09. Nov 2018
Erben eines verstorbenen Arbeitnehmers haben Anspruch auf finanzielle Abgeltung des nicht genommenen Urlaubs
In verschiedenen Verfahren forderten die Ehefrauen als Erben eine finanzielle Entschädigung für bezahlten Jahresurlaub. Diesen hatten die verstorbenen Ehemänner nicht mehr nehmen können. Die Ehefrauen nahmen die früheren Arbeitgeber in Anspruch. Die erste Instanz gab den Klagen statt, ebenso die Landesarbeitsgerichte. Im Revisionsverfahren rief das BAG den EuGH im Vorabentscheidungsverfahren an und bat um Auslegung des EU-Rechts zum Urlaubsanspruch, wonach jeder Arbeitnehmer einen bezahlten Mindestjahresurlaub von vier Wochen erhält und dieser Anspruch außer bei Beendigung des Arbeitsverhältnisses nicht durch eine finanzielle Vergütung ersetzt werden darf.

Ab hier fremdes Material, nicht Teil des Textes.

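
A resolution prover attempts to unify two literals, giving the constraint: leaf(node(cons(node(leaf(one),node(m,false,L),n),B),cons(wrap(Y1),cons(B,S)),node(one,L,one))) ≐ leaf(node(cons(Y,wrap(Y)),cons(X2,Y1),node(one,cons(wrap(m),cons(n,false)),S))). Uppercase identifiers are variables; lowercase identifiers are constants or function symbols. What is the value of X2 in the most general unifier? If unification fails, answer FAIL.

wrap(cons(wrap(node(leaf(one),node(m,false,cons(wrap(m),cons(n,false))),n)),one))

Decompose leaf/1: node(cons(node(leaf(one),node(m,false,L),n),B),cons(wrap(Y1),cons(B,S)),node(one,L,one)) ≐ node(cons(Y,wrap(Y)),cons(X2,Y1),node(one,cons(wrap(m),cons(n,false)),S)).
Decompose node/3: cons(node(leaf(one),node(m,false,L),n),B) ≐ cons(Y,wrap(Y)),  cons(wrap(Y1),cons(B,S)) ≐ cons(X2,Y1),  node(one,L,one) ≐ node(one,cons(wrap(m),cons(n,false)),S).
Decompose cons/2: node(leaf(one),node(m,false,L),n) ≐ Y,  B ≐ wrap(Y).
Bind Y := node(leaf(one),node(m,false,L),n); substituting into the one remaining equation that mentions Y gives: B ≐ wrap(node(leaf(one),node(m,false,L),n)).
Bind B := wrap(node(leaf(one),node(m,false,L),n)); substituting into the one remaining equation that mentions B gives: cons(wrap(Y1),cons(wrap(node(leaf(one),node(m,false,L),n)),S)) ≐ cons(X2,Y1).
Decompose cons/2: wrap(Y1) ≐ X2,  cons(wrap(node(leaf(one),node(m,false,L),n)),S) ≐ Y1.
Bind X2 := wrap(Y1); no other remaining equation mentions X2.
Bind Y1 := cons(wrap(node(leaf(one),node(m,false,L),n)),S); no other remaining equation mentions Y1. Substituting into the earlier binding gives X2 := wrap(cons(wrap(node(leaf(one),node(m,false,L),n)),S)).
Decompose node/3: one ≐ one,  L ≐ cons(wrap(m),cons(n,false)),  one ≐ S.
Delete trivial equation one ≐ one.
Bind L := cons(wrap(m),cons(n,false)); no other remaining equation mentions L. Substituting into the earlier bindings gives Y := node(leaf(one),node(m,false,cons(wrap(m),cons(n,false))),n), B := wrap(node(leaf(one),node(m,false,cons(wrap(m),cons(n,false))),n)), X2 := wrap(cons(wrap(node(leaf(one),node(m,false,cons(wrap(m),cons(n,false))),n)),S)), Y1 := cons(wrap(node(leaf(one),node(m,false,cons(wrap(m),cons(n,false))),n)),S).
Bind S := one. Substituting into the earlier bindings gives X2 := wrap(cons(wrap(node(leaf(one),node(m,false,cons(wrap(m),cons(n,false))),n)),one)), Y1 := cons(wrap(node(leaf(one),node(m,false,cons(wrap(m),cons(n,false))),n)),one).
MGU = { Y -> node(leaf(one),node(m,false,cons(wrap(m),cons(n,false))),n), B -> wrap(node(leaf(one),node(m,false,cons(wrap(m),cons(n,false))),n)), X2 -> wrap(cons(wrap(node(leaf(one),node(m,false,cons(wrap(m),cons(n,false))),n)),one)), Y1 -> cons(wrap(node(leaf(one),node(m,false,cons(wrap(m),cons(n,false))),n)),one), L -> cons(wrap(m),cons(n,false)), S -> one }, so X2 -> wrap(cons(wrap(node(leaf(one),node(m,false,cons(wrap(m),cons(n,false))),n)),one)).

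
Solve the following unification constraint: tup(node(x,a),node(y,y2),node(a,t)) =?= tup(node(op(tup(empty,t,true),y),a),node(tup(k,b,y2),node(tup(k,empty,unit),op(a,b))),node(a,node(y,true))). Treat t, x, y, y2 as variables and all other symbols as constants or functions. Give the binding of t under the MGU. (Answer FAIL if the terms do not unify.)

node(tup(k,b,node(tup(k,empty,unit),op(a,b))),true)

Decompose tup/3: node(x,a) =?= node(op(tup(empty,t,true),y),a),  node(y,y2) =?= node(tup(k,b,y2),node(tup(k,empty,unit),op(a,b))),  node(a,t) =?= node(a,node(y,true)).
Decompose node/2: x =?= op(tup(empty,t,true),y),  a =?= a.
Bind x := op(tup(empty,t,true),y); no other remaining equation mentions x.
Delete trivial equation a =?= a.
Decompose node/2: y =?= tup(k,b,y2),  y2 =?= node(tup(k,empty,unit),op(a,b)).
Bind y := tup(k,b,y2); substituting into the one remaining equation that mentions y gives: node(a,t) =?= node(a,node(tup(k,b,y2),true)). Substituting into the earlier binding gives x := op(tup(empty,t,true),tup(k,b,y2)).
Bind y2 := node(tup(k,empty,unit),op(a,b)); substituting into the remaining equation gives: node(a,t) =?= node(a,node(tup(k,b,node(tup(k,empty,unit),op(a,b))),true)). Substituting into the earlier bindings gives x := op(tup(empty,t,true),tup(k,b,node(tup(k,empty,unit),op(a,b)))), y := tup(k,b,node(tup(k,empty,unit),op(a,b))).
Decompose node/2: a =?= a,  t =?= node(tup(k,b,node(tup(k,empty,unit),op(a,b))),true).
Delete trivial equation a =?= a.
Bind t := node(tup(k,b,node(tup(k,empty,unit),op(a,b))),true). Substituting into the earlier binding gives x := op(tup(empty,node(tup(k,b,node(tup(k,empty,unit),op(a,b))),true),true),tup(k,b,node(tup(k,empty,unit),op(a,b)))).
MGU = { x := op(tup(empty,node(tup(k,b,node(tup(k,empty,unit),op(a,b))),true),true),tup(k,b,node(tup(k,empty,unit),op(a,b)))), y := tup(k,b,node(tup(k,empty,unit),op(a,b))), y2 := node(tup(k,empty,unit),op(a,b)), t := node(tup(k,b,node(tup(k,empty,unit),op(a,b))),true) }, so t := node(tup(k,b,node(tup(k,empty,unit),op(a,b))),true).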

Im Jahr 2014 hatte der EuGH bereits entschieden, dass der Anspruch eines Arbeitnehmers auf bezahlten Jahresurlaub nicht mit seinem Tod untergeht. Nach nationalem Recht werde jedoch ein solcher Anspruch nicht Teil der Erbmasse (§ 7 Abs. 4 BurlG i. V. m. § 1922 Abs. 1 BGB). Außerdem könne der mit dem Anspruch auf bezahlten Jahresurlaub verfolgte Zweck, dem Arbeitnehmer Erholung zu ermöglichen und einen Zeitraum für Entspannung und Freizeit zur Verfügung zu stellen, nach dem Tod des Arbeitnehmers nicht mehr verwirklicht werden.
EuGH: Erben haben Anspruch auf finanzielle Vergütung
Der EuGH (Urteile vom 06.11.2018 - C-569/16; C-570/16) entschied nunmehr, dass der Anspruch eines Arbeitnehmers auf bezahlten Jahresurlaub nicht mit seinem Tod untergeht. Zudem ist ein Anspruch der Erben eines verstorbenen Arbeitnehmers auf eine finanzielle Vergütung für den von ihm nicht genommenen bezahlten Jahresurlaub gegeben. Eine unmittelbare Berufung der Erben auf Unionsrecht gegenüber einem öffentlichen oder einem privaten Arbeitgeber ist möglich.
Zwar sei die Entspannungs- und Erholungszeit natürlich nicht mehr wahrnehmbar, jedoch sei der zeitliche Aspekt nur eine der beiden Komponenten des Rechts auf bezahlten Jahresurlaub. Umfasst seien auch ein Anspruch auf Bezahlung im Urlaub und der Anspruch auf eine finanzielle Vergütung für bei Beendigung des Arbeitsverhältnisses nicht genommenen Jahresurlaub. Diese finanzielle Komponente ist rein vermögensrechtlicher Natur und daher dem Vermögen des Arbeitsnehmers zuzuordnen. Dadurch könne dieser auch im Wege der Erbfolge auf Erben übergehen.
Mit mehreren Urteilen hat der EuGH die Arbeitnehmerrechte gestärkt. Der Umgang mit Urlaub und Urlaubsgewährung wird bei Arbeitgebern zu einem Umdenken führen müssen. Ob dennoch vertragliche Gestaltungen möglich sind, die rechtssicher einen angemessenen Ausgleich schaffen, bleibt zu beobachten.